オシャレな近代的手押しワゴンで、これまで大きな町でしか買うことができなかった本物の美味しいアイス・クリームが、バリ島のどこにでも「ランララ、ランラ、ランラララ」「タータラ、タータラ」などと陽気なBGMを鳴らしてやってくる。
BGMが可愛く遠くから聞こえてくると思わず口ずさんでしまい、アイスクリームが欲しくなってしまう。
この手押しワゴンがオダラン(寺院祭礼)の屋台街にも出現し、時代の様変わりを感じたものだ。
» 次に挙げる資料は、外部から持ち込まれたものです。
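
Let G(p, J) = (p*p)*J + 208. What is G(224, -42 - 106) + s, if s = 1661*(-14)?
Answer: -7449094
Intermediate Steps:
G(p, J) = 208 + J*p² (G(p, J) = p²*J + 208 = J*p² + 208 = 208 + J*p²)
s = -23254
G(224, -42 - 106) + s = (208 + (-42 - 106)*224²) - 23254 = (208 - 148*50176) - 23254 = (208 - 7426048) - 23254 = -7425840 - 23254 = -7449094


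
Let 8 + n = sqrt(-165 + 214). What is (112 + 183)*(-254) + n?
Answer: -74931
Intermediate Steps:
n = -1 (n = -8 + sqrt(-165 + 214) = -8 + sqrt(49) = -8 + 7 = -1)
(112 + 183)*(-254) + n = (112 + 183)*(-254) - 1 = 295*(-254) - 1 = -74930 - 1 = -74931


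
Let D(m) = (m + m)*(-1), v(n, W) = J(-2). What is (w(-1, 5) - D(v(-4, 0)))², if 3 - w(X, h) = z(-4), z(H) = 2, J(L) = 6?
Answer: 169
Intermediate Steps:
v(n, W) = 6
w(X, h) = 1 (w(X, h) = 3 - 1*2 = 3 - 2 = 1)
D(m) = -2*m (D(m) = (2*m)*(-1) = -2*m)
(w(-1, 5) - D(v(-4, 0)))² = (1 - (-2)*6)² = (1 - 1*(-12))² = (1 + 12)² = 13² = 169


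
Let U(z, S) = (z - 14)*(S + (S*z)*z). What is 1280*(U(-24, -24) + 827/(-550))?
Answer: 37046063744/55 ≈ 6.7356e+8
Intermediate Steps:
U(z, S) = (-14 + z)*(S + S*z**2)
1280*(U(-24, -24) + 827/(-550)) = 1280*(-24*(-14 - 24 + (-24)**3 - 14*(-24)**2) + 827/(-550)) = 1280*(-24*(-14 - 24 - 13824 - 14*576) + 827*(-1/550)) = 1280*(-24*(-14 - 24 - 13824 - 8064) - 827/550) = 1280*(-24*(-21926) - 827/550) = 1280*(526224 - 827/550) = 1280*(289422373/550) = 37046063744/55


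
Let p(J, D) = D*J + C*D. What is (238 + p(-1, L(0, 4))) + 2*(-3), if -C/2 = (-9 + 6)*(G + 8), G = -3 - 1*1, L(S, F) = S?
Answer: 232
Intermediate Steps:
G = -4 (G = -3 - 1 = -4)
C = 24 (C = -2*(-9 + 6)*(-4 + 8) = -(-6)*4 = -2*(-12) = 24)
p(J, D) = 24*D + D*J (p(J, D) = D*J + 24*D = 24*D + D*J)
(238 + p(-1, L(0, 4))) + 2*(-3) = (238 + 0*(24 - 1)) + 2*(-3) = (238 + 0*23) - 6 = (238 + 0) - 6 = 238 - 6 = 232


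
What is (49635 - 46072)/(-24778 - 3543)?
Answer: -3563/28321 ≈ -0.12581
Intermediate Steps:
(49635 - 46072)/(-24778 - 3543) = 3563/(-28321) = 3563*(-1/28321) = -3563/28321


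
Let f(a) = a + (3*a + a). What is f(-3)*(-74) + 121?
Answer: 1231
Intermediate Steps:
f(a) = 5*a (f(a) = a + 4*a = 5*a)
f(-3)*(-74) + 121 = (5*(-3))*(-74) + 121 = -15*(-74) + 121 = 1110 + 121 = 1231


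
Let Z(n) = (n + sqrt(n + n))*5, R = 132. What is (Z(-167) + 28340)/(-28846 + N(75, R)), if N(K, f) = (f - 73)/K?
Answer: -2062875/2163391 - 375*I*sqrt(334)/2163391 ≈ -0.95354 - 0.0031679*I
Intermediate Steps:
N(K, f) = (-73 + f)/K
Z(n) = 5*n + 5*sqrt(2)*sqrt(n) (Z(n) = (n + sqrt(2*n))*5 = (n + sqrt(2)*sqrt(n))*5 = 5*n + 5*sqrt(2)*sqrt(n))
(Z(-167) + 28340)/(-28846 + N(75, R)) = ((5*(-167) + 5*sqrt(2)*sqrt(-167)) + 28340)/(-28846 + (-73 + 132)/75) = ((-835 + 5*sqrt(2)*(I*sqrt(167))) + 28340)/(-28846 + (1/75)*59) = ((-835 + 5*I*sqrt(334)) + 28340)/(-28846 + 59/75) = (27505 + 5*I*sqrt(334))/(-2163391/75) = (27505 + 5*I*sqrt(334))*(-75/2163391) = -2062875/2163391 - 375*I*sqrt(334)/2163391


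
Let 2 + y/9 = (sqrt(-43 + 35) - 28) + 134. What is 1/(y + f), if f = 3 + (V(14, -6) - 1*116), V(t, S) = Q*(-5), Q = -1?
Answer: 23/19062 - I*sqrt(2)/38124 ≈ 0.0012066 - 3.7095e-5*I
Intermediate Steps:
V(t, S) = 5 (V(t, S) = -1*(-5) = 5)
f = -108 (f = 3 + (5 - 1*116) = 3 + (5 - 116) = 3 - 111 = -108)
y = 936 + 18*I*sqrt(2) (y = -18 + 9*((sqrt(-43 + 35) - 28) + 134) = -18 + 9*((sqrt(-8) - 28) + 134) = -18 + 9*((2*I*sqrt(2) - 28) + 134) = -18 + 9*((-28 + 2*I*sqrt(2)) + 134) = -18 + 9*(106 + 2*I*sqrt(2)) = -18 + (954 + 18*I*sqrt(2)) = 936 + 18*I*sqrt(2) ≈ 936.0 + 25.456*I)
1/(y + f) = 1/((936 + 18*I*sqrt(2)) - 108) = 1/(828 + 18*I*sqrt(2))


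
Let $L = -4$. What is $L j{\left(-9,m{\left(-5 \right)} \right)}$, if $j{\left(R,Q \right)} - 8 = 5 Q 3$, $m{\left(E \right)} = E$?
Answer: $268$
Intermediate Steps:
$j{\left(R,Q \right)} = 8 + 15 Q$ ($j{\left(R,Q \right)} = 8 + 5 Q 3 = 8 + 15 Q$)
$L j{\left(-9,m{\left(-5 \right)} \right)} = - 4 \left(8 + 15 \left(-5\right)\right) = - 4 \left(8 - 75\right) = \left(-4\right) \left(-67\right) = 268$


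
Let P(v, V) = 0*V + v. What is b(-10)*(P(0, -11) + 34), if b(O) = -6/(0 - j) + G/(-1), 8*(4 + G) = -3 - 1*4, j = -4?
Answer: 459/4 ≈ 114.75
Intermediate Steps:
G = -39/8 (G = -4 + (-3 - 1*4)/8 = -4 + (-3 - 4)/8 = -4 + (1/8)*(-7) = -4 - 7/8 = -39/8 ≈ -4.8750)
b(O) = 27/8 (b(O) = -6/(0 - 1*(-4)) - 39/8/(-1) = -6/(0 + 4) - 39/8*(-1) = -6/4 + 39/8 = -6*1/4 + 39/8 = -3/2 + 39/8 = 27/8)
P(v, V) = v (P(v, V) = 0 + v = v)
b(-10)*(P(0, -11) + 34) = 27*(0 + 34)/8 = (27/8)*34 = 459/4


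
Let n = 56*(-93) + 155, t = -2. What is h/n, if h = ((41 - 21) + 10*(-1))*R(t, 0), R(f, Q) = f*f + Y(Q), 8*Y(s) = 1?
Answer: -165/20212 ≈ -0.0081635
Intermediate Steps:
Y(s) = ⅛ (Y(s) = (⅛)*1 = ⅛)
n = -5053 (n = -5208 + 155 = -5053)
R(f, Q) = ⅛ + f² (R(f, Q) = f*f + ⅛ = f² + ⅛ = ⅛ + f²)
h = 165/4 (h = ((41 - 21) + 10*(-1))*(⅛ + (-2)²) = (20 - 10)*(⅛ + 4) = 10*(33/8) = 165/4 ≈ 41.250)
h/n = (165/4)/(-5053) = (165/4)*(-1/5053) = -165/20212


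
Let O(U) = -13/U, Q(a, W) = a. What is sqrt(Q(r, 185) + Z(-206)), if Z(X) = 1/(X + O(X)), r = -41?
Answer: 7*I*sqrt(1506058923)/42423 ≈ 6.4035*I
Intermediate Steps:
Z(X) = 1/(X - 13/X)
sqrt(Q(r, 185) + Z(-206)) = sqrt(-41 - 206/(-13 + (-206)**2)) = sqrt(-41 - 206/(-13 + 42436)) = sqrt(-41 - 206/42423) = sqrt(-1739549/42423) = 7*I*sqrt(1506058923)/42423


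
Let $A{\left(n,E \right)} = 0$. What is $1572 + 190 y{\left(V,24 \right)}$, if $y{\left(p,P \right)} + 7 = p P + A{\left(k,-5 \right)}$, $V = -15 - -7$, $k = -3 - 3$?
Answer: $-36238$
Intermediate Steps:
$k = -6$ ($k = -3 - 3 = -6$)
$V = -8$ ($V = -15 + 7 = -8$)
$y{\left(p,P \right)} = -7 + P p$ ($y{\left(p,P \right)} = -7 + \left(p P + 0\right) = -7 + \left(P p + 0\right) = -7 + P p$)
$1572 + 190 y{\left(V,24 \right)} = 1572 + 190 \left(-7 + 24 \left(-8\right)\right) = 1572 + 190 \left(-7 - 192\right) = 1572 + 190 \left(-199\right) = 1572 - 37810 = -36238$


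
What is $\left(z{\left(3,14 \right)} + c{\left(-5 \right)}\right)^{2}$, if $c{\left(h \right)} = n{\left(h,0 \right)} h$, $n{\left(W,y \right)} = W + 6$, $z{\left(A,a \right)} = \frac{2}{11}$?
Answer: $\frac{2809}{121} \approx 23.215$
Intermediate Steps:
$z{\left(A,a \right)} = \frac{2}{11}$ ($z{\left(A,a \right)} = 2 \cdot \frac{1}{11} = \frac{2}{11}$)
$n{\left(W,y \right)} = 6 + W$
$c{\left(h \right)} = h \left(6 + h\right)$ ($c{\left(h \right)} = \left(6 + h\right) h = h \left(6 + h\right)$)
$\left(z{\left(3,14 \right)} + c{\left(-5 \right)}\right)^{2} = \left(\frac{2}{11} - 5 \left(6 - 5\right)\right)^{2} = \left(\frac{2}{11} - 5\right)^{2} = \left(- \frac{53}{11}\right)^{2} = \frac{2809}{121}$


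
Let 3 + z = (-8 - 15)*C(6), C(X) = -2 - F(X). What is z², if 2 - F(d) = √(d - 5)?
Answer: 4356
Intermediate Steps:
F(d) = 2 - √(-5 + d) (F(d) = 2 - √(d - 5) = 2 - √(-5 + d))
C(X) = -4 + √(-5 + X) (C(X) = -2 - (2 - √(-5 + X)) = -2 + (-2 + √(-5 + X)) = -4 + √(-5 + X))
z = 66 (z = -3 + (-8 - 15)*(-4 + √(-5 + 6)) = -3 - 23*(-4 + √1) = -3 - 23*(-4 + 1) = -3 - 23*(-3) = -3 + 69 = 66)
z² = 66² = 4356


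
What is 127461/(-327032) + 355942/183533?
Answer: 93011124431/60021164056 ≈ 1.5496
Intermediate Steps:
127461/(-327032) + 355942/183533 = 127461*(-1/327032) + 355942*(1/183533) = -127461/327032 + 355942/183533 = 93011124431/60021164056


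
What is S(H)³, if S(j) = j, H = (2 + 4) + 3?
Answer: 729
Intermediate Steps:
H = 9 (H = 6 + 3 = 9)
S(H)³ = 9³ = 729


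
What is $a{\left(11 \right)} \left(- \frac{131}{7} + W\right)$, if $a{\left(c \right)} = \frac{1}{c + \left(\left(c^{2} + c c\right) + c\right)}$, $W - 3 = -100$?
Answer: $- \frac{135}{308} \approx -0.43831$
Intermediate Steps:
$W = -97$ ($W = 3 - 100 = -97$)
$a{\left(c \right)} = \frac{1}{2 c + 2 c^{2}}$ ($a{\left(c \right)} = \frac{1}{c + \left(\left(c^{2} + c^{2}\right) + c\right)} = \frac{1}{c + \left(2 c^{2} + c\right)} = \frac{1}{c + \left(c + 2 c^{2}\right)} = \frac{1}{2 c + 2 c^{2}}$)
$a{\left(11 \right)} \left(- \frac{131}{7} + W\right) = \frac{1}{2 \cdot 11 \left(1 + 11\right)} \left(- \frac{131}{7} - 97\right) = \frac{1}{2} \cdot \frac{1}{11} \cdot \frac{1}{12} \left(\left(-131\right) \frac{1}{7} - 97\right) = \frac{1}{2} \cdot \frac{1}{11} \cdot \frac{1}{12} \left(- \frac{131}{7} - 97\right) = \frac{1}{264} \left(- \frac{810}{7}\right) = - \frac{135}{308}$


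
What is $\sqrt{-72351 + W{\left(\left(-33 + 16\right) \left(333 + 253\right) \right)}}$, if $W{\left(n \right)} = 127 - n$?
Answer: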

今ではコカコーラもオダランに出店している。
その後、3社のアイスクリーム冷凍庫が雑貨店に置かれるようになり、ワゴン販売は下火になっていった。


アイスクリーム アイスクリーム


近年、ツーリストが増加すると共に、レストランの出店が相次ぎ、美味しいアイスクリームをメニューに出す店も増えてきた。
バリ南部にすでにあるハーゲンダッツ、ロビンソン(バリではサーティワンと言わないそうだ)といった有名店ではないが、2004年10月には「タナ・メラ(Tanah Merah )」というアイスクリーム専門店がモンキーフォレスト通りに開店した。
ハーゲンダッツの冷蔵庫が、レストラン・スリー・モンキーに置かれたのも、同じ時期だ。
日中の照り返しの強いモンキーフォレスト通りで食べるアイスクリームは、一服の清涼剤だ。
贅沢を言うなら、あとはソフトクリームが食べたい。
バリでは、ソフトクリームはマクドナルドとケンタッキーしか置いていない。
ウブドにファーストフードの店はなく、食べたい時はデンパサールかクタ方面、空港のマクドナルドに出掛けるしかないのだ。
ウブドは、マクドナルドが市場調査した結果出店をあきらめ地域。
ミニ・マーケット・ティノにあったダンキン・ドーナツのコーナーは数年前撤退したし、スーパー・マーケット・ホレホレが出来る以前にあったカリフォルニア・フライド・チキンもいつのまにか無くなっていた。
ウブドは、ファーストフードの定着が難しい土地柄なのか。
ソフトクリームは、南部に行った時に食べるとして、取り合えずは、ウブドで美味しいアイスクリームがいつでも食べれるようになったのは、嬉しい限りだ。